Title

"Perhaps it is the person first and subject matter second": Social relationships and the construction of cultural and civic curricula in a women's study club, 1885-1985

Date of Award

1996

Degree Type

Dissertation

Degree Name

Doctor of Philosophy (PhD)

Department

Teaching and Leadership

Advisor(s)

Sari Biklen

Keywords

women's clubs, study clubs, adult education, women's studies, education history

Subject Categories

Other Education

Abstract

Many historians of women's voluntary associations have discussed the nineteenth-century women's club movement in relation to a number of phenomena, especially the ways clubs helped women become active in civic life. Much of this work focused on vanguard organizations like the General Federation of Women's Clubs. Few historians have explored learning within women's clubs, especially less influential clubs at the community level. Fewer still have considered club work beyond 1920, the watershed of American women's entrance into civic life. Study clubs have been, however, a place where middle-class women have used education to negotiate the boundaries around culture and politics, public and private spheres, formal education and lifelong learning, and feminist and patriarchal arrangements.

This dissertation is a case study of how one study club, the Coterie in Fayetteville, New York, constructed its education from 1885 to 1985. The study had two purposes: first, to explicate what study-club education meant to Coterie participants, and second, to examine the curricula the women devised in order to see how class, gender, and race were factors in the development of their education.

The study makes four arguments. First, that the club's desire to have an intellectual basis for friendship was a core organizing feature of its education. Second, that each club generation redefined the meaning of its work to keep the club relevant and to legitimate the members' association for education. Third, that the cultural and civic curricular strands showed a recursive pattern. The club's cultural and civic curricula were informed by class, gender, and race discourses operating in the club's politics of knowledge.

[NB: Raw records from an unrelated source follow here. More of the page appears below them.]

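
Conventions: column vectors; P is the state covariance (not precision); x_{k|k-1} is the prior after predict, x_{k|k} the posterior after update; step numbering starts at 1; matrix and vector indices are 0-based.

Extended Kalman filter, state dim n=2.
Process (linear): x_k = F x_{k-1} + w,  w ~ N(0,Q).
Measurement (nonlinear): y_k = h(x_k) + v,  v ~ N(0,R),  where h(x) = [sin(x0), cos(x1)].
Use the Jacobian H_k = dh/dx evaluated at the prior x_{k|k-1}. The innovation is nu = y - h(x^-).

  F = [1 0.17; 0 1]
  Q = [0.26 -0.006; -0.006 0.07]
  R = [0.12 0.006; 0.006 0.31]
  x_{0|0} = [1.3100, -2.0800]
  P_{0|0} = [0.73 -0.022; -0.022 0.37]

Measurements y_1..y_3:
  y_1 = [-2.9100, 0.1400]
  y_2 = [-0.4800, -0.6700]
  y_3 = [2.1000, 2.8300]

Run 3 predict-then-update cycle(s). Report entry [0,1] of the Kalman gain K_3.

step 1: x^-=[0.9564, -2.0800]  P^-=[0.9932 0.0349; 0.0349 0.4400]  H_jac=[0.5765 0.0000; 0.0000 0.8731]  S=[0.4501 0.0236; 0.0236 0.6454]  K=[1.2721 0.0008; 0.0136 0.5947]  nu=[-3.7271, 0.6275]  x^+=[-3.7845, -1.7574]  P^+=[0.2648 0.0090; 0.0090 0.2112]
step 2: x^-=[-4.0833, -1.7574]  P^-=[0.5340 0.0389; 0.0389 0.2812]  H_jac=[-0.5884 0.0000; 0.0000 0.9826]  S=[0.3049 -0.0165; -0.0165 0.5816]  K=[-1.0286 0.0366; -0.0495 0.4738]  nu=[-1.2886, -0.4845]  x^+=[-2.7756, -1.9232]  P^+=[0.2094 0.0053; 0.0053 0.1492]
step 3: x^-=[-3.1025, -1.9232]  P^-=[0.4755 0.0246; 0.0246 0.2192]  H_jac=[-0.9992 0.0000; 0.0000 0.9386]  S=[0.5948 -0.0171; -0.0171 0.5031]  K=[-0.7983 0.0188; -0.0296 0.4079]  nu=[2.1390, 3.1751]  x^+=[-4.7504, -0.6915]  P^+=[0.0958 0.0011; 0.0011 0.1345]

K[0,1] = 0.0188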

Fourth, that a supportive learning environment for the Coterie women was one in which learning was linked to relationships. The interaction between the club's relational work and educational work offers insights into the design of education that is effective for women.

The study uses a historical case study methodology. Participant observations of club meetings, interviews with members, and relevant secondary sources provided other points of entry into the logic of the study club.